Two words to avoid, often used in marketing. ‘Ask’ as a noun (‘It’s a big ask’). ‘Learnings’, as in ‘What are our learnings from this focus group?’ ‘Request’ does for the first and ‘lessons’ for the second.
It has been good to read so many obituaries and columns following the death of Maurice Cowling, the sage of Peterhouse. One of the best services journalism can perform is to tell readers about someone few of them will have heard of and explain why he mattered. But there are one or two things to add. The first is that, because of a slight squint and his astonishingly arched eyebrows, Maurice had an air of amused wickedness which made him immediately attractive. And like Isaiah Berlin, his manner of speaking inspired a whole generation of more or less unconscious imitators. Another is that his famous Machiavellianism was ineffective: it was Maurice who intrigued to get Hugh Trevor-Roper made Master of his college and then spent the rest of his life regretting it. But in his work, Cowling was not the advocate of a cynical pragmatism which most writers have made him out to be. If his sole point had been to show that politics bore no relation to ideas, he would not have devoted so many years and three volumes to Religion and Public Doctrine in Modern England. What Maurice disliked was the notion prevalent in liberalism, he thought — that the enlightened mind could rise to a lofty, unprejudiced eminence from which it could impartially survey mankind.
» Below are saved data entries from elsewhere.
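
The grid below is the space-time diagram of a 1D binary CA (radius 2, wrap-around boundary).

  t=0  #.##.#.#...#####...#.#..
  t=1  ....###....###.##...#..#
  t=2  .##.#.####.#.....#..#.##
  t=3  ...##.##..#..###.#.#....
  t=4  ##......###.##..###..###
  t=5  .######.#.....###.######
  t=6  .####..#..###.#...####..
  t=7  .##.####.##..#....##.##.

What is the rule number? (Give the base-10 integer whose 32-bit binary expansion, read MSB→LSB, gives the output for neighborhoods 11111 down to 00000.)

  #####|#  b31=1 t=0,i=13
  ####.|.  b30=0 t=0,i=14
  ###.#|.  b29=0 t=1,i=13
  ###..|#  b28=1 t=0,i=15
  ##.##|.  b27=0 t=1,i=14
  ##.#.|#  b26=1 t=0,i=4
  ##..#|#  b25=1 t=3,i=8
  ##...|#  b24=1 t=0,i=16
  #.###|#  b23=1 t=2,i=6
  #.##.|.  b22=0 t=0,i=2
  #.#.#|#  b21=1 t=0,i=5
  #.#..|.  b20=0 t=0,i=7
  #..##|#  b19=1 t=3,i=12
  #..#.|#  b18=1 t=0,i=23
  #...#|.  b17=0 t=0,i=9
  #....|#  b16=1 t=1,i=1
  .####|#  b15=1 t=0,i=12
  .###.|.  b14=0 t=1,i=5
  .##.#|.  b13=0 t=0,i=3
  .##..|.  b12=0 t=1,i=16
  .#.##|.  b11=0 t=0,i=1
  .#.#.|#  b10=1 t=0,i=6
  .#..#|.  b9=0 t=0,i=22
  .#...|.  b8=0 t=0,i=8
  ..###|#  b7=1 t=0,i=11
  ..##.|.  b6=0 t=3,i=3
  ..#.#|.  b5=0 t=0,i=0
  ..#..|#  b4=1 t=1,i=20
  ...##|.  b3=0 t=0,i=10
  ...#.|.  b2=0 t=0,i=18
  ....#|#  b1=1 t=1,i=2
  .....|#  b0=1 t=2,i=14
  bits 10010111101011011000010010010011 = 2544731283

2544731283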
He saw prejudice as inevitable and not necessarily bad, and he attacked liberals not for being prejudiced, but for being blind to their prejudices. Inherent metaphysical positions, Maurice believed, could not be escaped. The most important thing to ask of someone was ‘What’s his religion?’ and the question would be just as pertinent, in his view, if it were asked of an atheist as of a believer. Although I was in Whiggish Trinity, not Tory Peterhouse, I wrote a dissertation about Gladstone and the Church for Maurice Cowling, and found him a wonderful teacher. He was often playfully insulting to pupils — ‘You’re a Whig’, ‘You solemn goose!’, ‘Ah, the Devil Incarnate!’ — but he spoke to us like grown-ups, as if our ideas meant something, or at least might come to mean something. As a result, though Maurice never sought disciples, he found them.
Abottle of shampoo I bought says ‘Depleted, mature hair’. The two adjectives represent a failed compromise between euphemism and truth. The line below says ‘Becoming thin’, assuring victory for truth.